Flooding is expected to increase in the future as the effects of climate change increase. In this report, the Congressional Budget Office examines how projected flood risk varies across communities with different economic and demographic characteristics in two multiyear projection periods, one centered on 2020 and the other centered on 2050.
In the 2020 projection period (generally capturing current conditions), the prevalence of flood risk is 9 percent—that is, 9 percent of properties face at least a 1 percent annual probability of experiencing a flood of a depth of roughly 1 foot or more, CBO estimates. A 1 percent annual probability is equivalent to having about a one-in-four chance of experiencing at least one such flood over a period of 30 years. In the 2050 projection period, 10 percent of properties face that risk. Projections of flood risk are uncertain, and CBO aims to provide projections that are in the middle of a range of possible outcomes.
By CBO’s estimates, flood risk varies with communities’ characteristics in the following ways:
- Median household income. In general, projected flood risk is more prevalent in communities in which median household income is lower. Communities in which the majority of householders are Hispanic or Latino are an exception: In such communities, flood risk tends to be less prevalent where median household income is lower. (A householder is a person in whose name a housing unit is owned or rented.)
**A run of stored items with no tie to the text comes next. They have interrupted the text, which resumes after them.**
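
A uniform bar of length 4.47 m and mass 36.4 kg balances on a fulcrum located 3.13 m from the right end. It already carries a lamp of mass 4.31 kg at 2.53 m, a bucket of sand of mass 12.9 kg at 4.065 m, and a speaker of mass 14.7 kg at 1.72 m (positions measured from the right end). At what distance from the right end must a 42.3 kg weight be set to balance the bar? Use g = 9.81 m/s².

Take moments about the fulcrum (at 3.13 m from the right end).
Beam weight: 36.4 × 9.81 = 357.1 N down at 2.235 m → arm 0.895 m, τ = 357.1 × 0.895 = 319.6 N·m clockwise.
Lamp: 4.31 × 9.81 = 42.28 N down at 2.53 m → arm 0.6 m, τ = 42.28 × 0.6 = 25.37 N·m clockwise.
Bucket of sand: 12.9 × 9.81 = 126.5 N down at 4.065 m → arm 0.935 m, τ = 126.5 × 0.935 = 118.3 N·m counterclockwise.
Speaker: 14.7 × 9.81 = 144.2 N down at 1.72 m → arm 1.41 m, τ = 144.2 × 1.41 = 203.3 N·m clockwise.
Net moment of existing loads = 430 N·m clockwise.
The weight weighs 42.3 × 9.81 = 415 N and must supply an equal counterclockwise moment, so its lever arm about the fulcrum is 430 / 415 = 1.04 m.
That puts it at 3.13 + 1.04 = 4.17 m from the right end.

x ≈ 4.17 m from the right end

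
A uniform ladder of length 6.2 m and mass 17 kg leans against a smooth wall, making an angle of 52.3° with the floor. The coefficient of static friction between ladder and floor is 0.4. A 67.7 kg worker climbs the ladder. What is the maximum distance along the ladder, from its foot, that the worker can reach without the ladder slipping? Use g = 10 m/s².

Choose the foot of the ladder as the axis so the floor normal and friction both act there and drop out.
Ladder weight 17×10 = 170 N acts at 3.1 m along the ladder; its horizontal arm is 3.1·cos52.3° = 1.896 m → τ = 322.3 N·m clockwise.
Worker weight 67.7×10 = 677 N at distance d → arm d·cos52.3° → τ = 677·d·0.6115 clockwise.
Wall normal N at the top has arm L sinθ = 4.906 m counterclockwise, so Στ = 0 gives N·4.906 = 322.3 + 414·d.
ΣFy = 0 ⇒ N_floor = 847 N, so the maximum friction is μ_s·N_floor = 0.4×847 = 338.8 N. ΣFx = 0 ⇒ N_wall = f, so at the slipping point N = 338.8 N.
Substituting: 338.8×4.906 = 322.3 + 414·d ⇒ d = (1662 − 322.3) / 414 = 3.24 m.

d ≈ 3.24 m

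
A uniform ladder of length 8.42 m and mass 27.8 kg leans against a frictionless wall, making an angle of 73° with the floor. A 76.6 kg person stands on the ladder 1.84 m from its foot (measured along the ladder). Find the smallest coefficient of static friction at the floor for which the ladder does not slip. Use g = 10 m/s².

μ_min ≈ 0.0897

Taking torques about the foot of the ladder:
Ladder weight 27.8×10 = 278 N acts at 4.21 m along the ladder; its horizontal arm is 4.21·cos73° = 1.231 m → τ = 342.2 N·m clockwise.
Person: 76.6×10 = 766 N at 1.84 m → arm 0.538 m → τ = 412.1 N·m clockwise.
Wall normal N acts horizontally at the top; its moment arm is the height L sinθ = 8.42·sin73° = 8.052 m, counterclockwise.
For rotational equilibrium, N × 8.052 = 754.3, so N = 93.68 N.
ΣFx = 0 ⇒ f = N_wall = 93.68 N. ΣFy = 0 ⇒ N_floor = 1044 N.
μ_min = f / N_floor = 93.68 / 1044 = 0.0897.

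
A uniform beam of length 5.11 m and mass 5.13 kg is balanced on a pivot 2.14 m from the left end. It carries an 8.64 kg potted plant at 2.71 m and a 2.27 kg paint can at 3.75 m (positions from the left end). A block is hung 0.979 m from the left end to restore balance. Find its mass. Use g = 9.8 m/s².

Take moments about the pivot (at 2.14 m from the left end).
Beam weight: 5.13 × 9.8 = 50.27 N down at 2.555 m → arm 0.415 m, τ = 50.27 × 0.415 = 20.86 N·m clockwise.
Potted plant: 8.64 × 9.8 = 84.67 N down at 2.71 m → arm 0.57 m, τ = 84.67 × 0.57 = 48.26 N·m clockwise.
Paint can: 2.27 × 9.8 = 22.25 N down at 3.75 m → arm 1.61 m, τ = 22.25 × 1.61 = 35.82 N·m clockwise.
Net moment of known loads = 104.9 N·m clockwise.
An unknown mass m at 0.979 m has arm 1.161 m; its moment is m·g·1.161 counterclockwise.
For rotational equilibrium, m × 9.8 × 1.161 = 104.9, so m = 104.9 / (9.8 × 1.161) = 9.22 kg.

m ≈ 9.22 kg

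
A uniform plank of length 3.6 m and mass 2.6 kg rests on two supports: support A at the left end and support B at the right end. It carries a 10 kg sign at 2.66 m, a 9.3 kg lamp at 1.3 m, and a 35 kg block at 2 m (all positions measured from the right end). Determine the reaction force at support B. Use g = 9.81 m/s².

R_B ≈ 249 N

Choose support A as the axis so its reaction then has zero moment arm.
Beam weight: 2.6 × 9.81 = 25.51 N down at 1.8 m → arm 1.8 m, τ = 25.51 × 1.8 = 45.92 N·m clockwise.
Sign: 10 × 9.81 = 98.1 N down at 2.66 m → arm 0.94 m, τ = 98.1 × 0.94 = 92.21 N·m clockwise.
Lamp: 9.3 × 9.81 = 91.23 N down at 1.3 m → arm 2.3 m, τ = 91.23 × 2.3 = 209.8 N·m clockwise.
Block: 35 × 9.81 = 343.4 N down at 2 m → arm 1.6 m, τ = 343.4 × 1.6 = 549.4 N·m clockwise.
Net load moment about support A = 897.3 N·m clockwise.
Reaction R at support B is upward at 0 m, arm 3.6 m → moment R × 3.6 counterclockwise.
Balancing moments: R × 3.6 = 897.3, giving R = 249 N.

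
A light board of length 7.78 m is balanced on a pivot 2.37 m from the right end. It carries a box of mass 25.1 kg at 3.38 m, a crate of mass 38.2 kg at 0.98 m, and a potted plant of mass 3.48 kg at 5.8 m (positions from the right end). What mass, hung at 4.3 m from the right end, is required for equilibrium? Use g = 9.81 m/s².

Sum moments about the pivot (at 2.37 m from the right end) (the support reaction has zero arm there).
Box: 25.1 × 9.81 = 246.2 N down at 3.38 m → arm 1.01 m, τ = 246.2 × 1.01 = 248.7 N·m counterclockwise.
Crate: 38.2 × 9.81 = 374.7 N down at 0.98 m → arm 1.39 m, τ = 374.7 × 1.39 = 520.8 N·m clockwise.
Potted plant: 3.48 × 9.81 = 34.14 N down at 5.8 m → arm 3.43 m, τ = 34.14 × 3.43 = 117.1 N·m counterclockwise.
Net moment of known loads = 155 N·m clockwise.
An unknown mass m at 4.3 m has arm 1.93 m; its moment is m·g·1.93 counterclockwise.
For rotational equilibrium, m × 9.81 × 1.93 = 155, so m = 155 / (9.81 × 1.93) = 8.19 kg.

m ≈ 8.19 kg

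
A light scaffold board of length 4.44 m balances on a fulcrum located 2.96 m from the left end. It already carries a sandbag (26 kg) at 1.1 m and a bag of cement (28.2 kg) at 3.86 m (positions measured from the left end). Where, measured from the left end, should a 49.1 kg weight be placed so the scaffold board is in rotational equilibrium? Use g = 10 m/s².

x ≈ 3.43 m from the left end

Taking torques about the fulcrum (at 2.96 m from the left end):
Sandbag: 26 × 10 = 260 N down at 1.1 m → arm 1.86 m, τ = 260 × 1.86 = 483.6 N·m counterclockwise.
Bag of cement: 28.2 × 10 = 282 N down at 3.86 m → arm 0.9 m, τ = 282 × 0.9 = 253.8 N·m clockwise.
Net moment of existing loads = 229.8 N·m counterclockwise.
The weight weighs 49.1 × 10 = 491 N and must supply an equal clockwise moment, so its lever arm about the fulcrum is 229.8 / 491 = 0.468 m.
That puts it at 2.96 + 0.468 = 3.43 m from the left end.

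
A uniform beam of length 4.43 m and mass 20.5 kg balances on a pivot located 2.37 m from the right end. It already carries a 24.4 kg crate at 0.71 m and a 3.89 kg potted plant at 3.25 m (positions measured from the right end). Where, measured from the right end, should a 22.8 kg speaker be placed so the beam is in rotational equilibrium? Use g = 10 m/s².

x ≈ 4.14 m from the right end

Sum moments about the pivot (at 2.37 m from the right end) (the support reaction has zero arm there).
Beam weight: 20.5 × 10 = 205 N down at 2.215 m → arm 0.155 m, τ = 205 × 0.155 = 31.77 N·m clockwise.
Crate: 24.4 × 10 = 244 N down at 0.71 m → arm 1.66 m, τ = 244 × 1.66 = 405 N·m clockwise.
Potted plant: 3.89 × 10 = 38.9 N down at 3.25 m → arm 0.88 m, τ = 38.9 × 0.88 = 34.23 N·m counterclockwise.
Net moment of existing loads = 402.5 N·m clockwise.
The speaker weighs 22.8 × 10 = 228 N and must supply an equal counterclockwise moment, so its lever arm about the pivot is 402.5 / 228 = 1.77 m.
That puts it at 2.37 + 1.77 = 4.14 m from the right end.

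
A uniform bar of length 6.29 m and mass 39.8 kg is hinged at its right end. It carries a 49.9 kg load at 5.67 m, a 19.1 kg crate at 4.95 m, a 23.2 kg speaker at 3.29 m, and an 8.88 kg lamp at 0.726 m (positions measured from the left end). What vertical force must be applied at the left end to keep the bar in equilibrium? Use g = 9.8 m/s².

F ≈ 469 N

Choose the right end as the axis so the unknown pivot reaction has zero arm there.
Beam weight: 39.8 × 9.8 = 390 N down at 3.145 m → arm 3.145 m, τ = 390 × 3.145 = 1227 N·m counterclockwise.
Load: 49.9 × 9.8 = 489 N down at 5.67 m → arm 0.62 m, τ = 489 × 0.62 = 303.2 N·m counterclockwise.
Crate: 19.1 × 9.8 = 187.2 N down at 4.95 m → arm 1.34 m, τ = 187.2 × 1.34 = 250.8 N·m counterclockwise.
Speaker: 23.2 × 9.8 = 227.4 N down at 3.29 m → arm 3 m, τ = 227.4 × 3 = 682.2 N·m counterclockwise.
Lamp: 8.88 × 9.8 = 87.02 N down at 0.726 m → arm 5.564 m, τ = 87.02 × 5.564 = 484.2 N·m counterclockwise.
Net moment of the loads = 2947 N·m counterclockwise.
The upward force F acts at the left end, arm 6.29 m, giving F × 6.29 clockwise.
For rotational equilibrium, F × 6.29 = 2947, so F = 2947 / 6.29 = 469 N.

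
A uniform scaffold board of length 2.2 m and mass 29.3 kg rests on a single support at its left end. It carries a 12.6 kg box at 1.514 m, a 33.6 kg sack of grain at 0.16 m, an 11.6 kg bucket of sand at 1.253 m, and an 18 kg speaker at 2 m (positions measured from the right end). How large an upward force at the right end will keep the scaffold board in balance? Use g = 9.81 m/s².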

- Race. Risk is more prevalent in communities with a greater share of White householders, but communities in which most householders are Black (except for those in which the median household income is high) face the largest increases in flood risk from 2020 to 2050.
- Ethnicity. The percentage of properties exposed to flood risk is generally smaller in communities with a greater share of householders who are Hispanic or Latino.
- Type of residence. Flood risk is much more prevalent in communities in which the majority of the dwellings are secondary residences than it is in communities in which most dwellings are primary residences. The difference is larger in coastal areas than in inland areas. In communities with a greater share of renters, projected flood risk is less prevalent.
- Composition of household. In communities in which a greater share of households include someone age 65 or older, projected flood risk is more prevalent. Projected risk is less prevalent in communities with a greater share of households with children.
- Geographic location. The percentage of properties exposed to flood risk in coastal communities is more than twice that in inland communities, and coastal communities are projected to have greater increases in risk from 2020 to 2050. Of all the communities CBO analyzed, coastal communities in which the majority of dwellings are secondary residences have the highest percentage of properties exposed to flood risk.
Because of the nature of the available data, this report cannot identify causes of those variations across communities’ characteristics. Those causes may be complex and multifaceted because they involve questions of where people settle and why, and where governments invest in adaptive infrastructure and why.